I sighed, unwillingly refolding it and tucking it safely into the envelope, gently sealing it with wax.
“Should I tell Teddy?”
“On the way back,” he nodded, tucking the envelope in my hand. “Ready?”
We walked up flights and flights of stairs to the Owlery in silence, and Amata was waiting. She fluttered to perch on Jack’s arm, and I attached the letter as firmly as I could to her leg.
“It’s the Department of Mysteries, Mr Mayhew’s desk, okay?” I asked the bird.
She ruffled her feathers.
“Good.” Leaning down, I kissed the bird’s head and whispered to her, my stomach clenching uncomfortably, “for Ellie, okay?”
Jack let her take flight in her own time, but that was very little, and soon we were watching a brown speck disappear behind the hills.
“What if I don’t get the job?” I asked.
“Will you stop living?”
“Then it won’t be over.”
Teddy was pleased I’d sent it off: he seemed more pleased, however, by the presence of Jack, who’d insisted on coming with me.
“So... who is he?” Teddy asked, giving a sideways smirk at Jack.
He was leaning against the doorframe, watching students pass and occasionally calling out a greeting. I was stood by the desk that Teddy was sat on; he, unfortunately, had a very good view of Jack.
“He’s a friend. I think. I mean, he sort of picked me. I didn’t have much choice in the matter.”
Teddy seemed uneasy at that, so I shrugged.
“I’ll keep him around. He can be amusing, I suppose.”
“He’s a great student,” Teddy said casually, settling a little. “Hard worker, not afraid to voice his opinions, creative, funny... overall, a very good guy.”
I glanced back at Jack. He smiled slightly.
“...if he was treating you badly, you’d tell me, wouldn’t you?”
I snorted, and gave Teddy my full attention again. “Right, okay. Sure. Like he’d ever hurt a fly.”
That seemed to appease Teddy, because he handed me a letter.
“It’s from your dad. He sent it to me because he didn’t want you opening it in front of anyone you didn’t trust.”
I turned it over in my hands, looking at the seal.
It was written from work (the seal was the official Ministry one), but he’d simply addressed it to ‘Lily’. I liked his slightly cramped handwriting.
“Can I open it here?”
“Sure.” Teddy stood up and raised his voice. “Jack, mate, can you shut the door for a bit? We need to talk.”
Jack started slightly, but obeyed the second he registered it. “Sure, Professor.”
I watched as he began to close it.
“You are staying, aren’t you?” I asked.
Teddy was frowning at me.
“I want Jack to stay. I thought you were staying,” I explained, “never mind.”
“I’ll stay if you want me to,” he instantly offered. “Of course I will.”
Teddy shrugged. “Shut the door.”
Jack awkwardly (bless him) wandered over to us.

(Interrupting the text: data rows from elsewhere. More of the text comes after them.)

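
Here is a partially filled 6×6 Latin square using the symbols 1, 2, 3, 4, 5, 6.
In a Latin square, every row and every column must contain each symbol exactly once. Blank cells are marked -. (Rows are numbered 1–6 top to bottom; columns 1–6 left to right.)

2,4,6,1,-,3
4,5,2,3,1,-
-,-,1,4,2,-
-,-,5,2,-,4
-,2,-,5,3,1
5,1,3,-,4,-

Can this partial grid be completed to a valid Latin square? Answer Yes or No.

No row or column among the givens repeats a symbol, and propagating forced cells runs into no contradiction.
One valid completion exists (for instance, 2 4 6 1 5 3 / 4 5 2 3 1 6 / 3 6 1 4 2 5 / 1 3 5 2 6 4 / 6 2 4 5 3 1 / 5 1 3 6 4 2).

Yes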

“Do you know what’s in here?” I asked Teddy as I slid it open.
I’m writing because the trial of Alecto Carrow has been suspended- yet again- due to new evidence brought to light. It’s not like last time, thought, because it’s against her, but it’s meant that we’re waiting another eight weeks because all the other dates are full.

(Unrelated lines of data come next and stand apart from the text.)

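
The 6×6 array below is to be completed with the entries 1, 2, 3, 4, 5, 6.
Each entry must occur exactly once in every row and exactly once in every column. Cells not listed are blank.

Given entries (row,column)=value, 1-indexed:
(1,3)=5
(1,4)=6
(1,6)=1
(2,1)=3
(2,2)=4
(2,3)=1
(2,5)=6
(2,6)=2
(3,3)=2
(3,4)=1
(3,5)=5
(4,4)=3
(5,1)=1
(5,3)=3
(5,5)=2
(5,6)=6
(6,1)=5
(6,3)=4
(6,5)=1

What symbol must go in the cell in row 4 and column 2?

1

Row 2, column 4: row 2 has {1, 2, 3, 4, 6} and column 4 has {1, 3, 6}, leaving only 5.
Row 4, column 3: row 4 has {3} and column 3 has {1, 2, 3, 4, 5}, leaving only 6.
Row 4, column 5: row 4 has {3, 6} and column 5 has {1, 2, 5, 6}, leaving only 4.
Row 1, column 5: row 1 has {1, 5, 6} and column 5 has {1, 2, 4, 5, 6}, leaving only 3.
Row 1, column 2: row 1 has {1, 3, 5, 6} and column 2 has {4}, leaving only 2.
Row 1, column 1: row 1 has {1, 2, 3, 5, 6} and column 1 has {1, 3, 5}, leaving only 4.
Row 3, column 1: row 3 has {1, 2, 5} and column 1 has {1, 3, 4, 5}, leaving only 6.
Row 3, column 2: row 3 has {1, 2, 5, 6} and column 2 has {2, 4}, leaving only 3.
Row 3, column 6: row 3 has {1, 2, 3, 5, 6} and column 6 has {1, 2, 6}, leaving only 4.
Row 4, column 1: row 4 has {3, 4, 6} and column 1 has {1, 3, 4, 5, 6}, leaving only 2.
Row 4, column 6: row 4 has {2, 3, 4, 6} and column 6 has {1, 2, 4, 6}, leaving only 5.
Row 4 already has {2, 3, 4, 5, 6} and column 2 already has {2, 3, 4}, so row 4, column 2 must be 1.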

I promised you I would put her behind bars. I’m not going to fail. It’s only a matter of when.
Sucking air in, I kept calm. My hands remained relaxed, and my breathing steady.
“She will go to Azkaban. It’s going to be fine.”
A/N So, this is important if you like this story and want to continue reading it.
My life has been immeasurably different in the past month or so, accounting for my hiatus. I haven’t had any spare time (no, really, none) because a friend non-permanently moved in with my family due to a bad home life. It’s been a bit bonkers. And I’ve been trying to keep up with my work and... yeah. Life has, as usual, given me an odd hand and we’re had to muddle through.
BUT, I’m back. I’d really, really appreciate if you guys can give me a bit of slack when it comes to updates and answering reviews in the next few weeks, because I haven’t written anything in advance and that’s sorta new, but I’m on holiday so I do have some time for writing now.
Thank you for reading this, and I hope you can understand that it’s just a bit difficult right now (but it’s been far worse for my friend, so don’t lend me too much sympathy).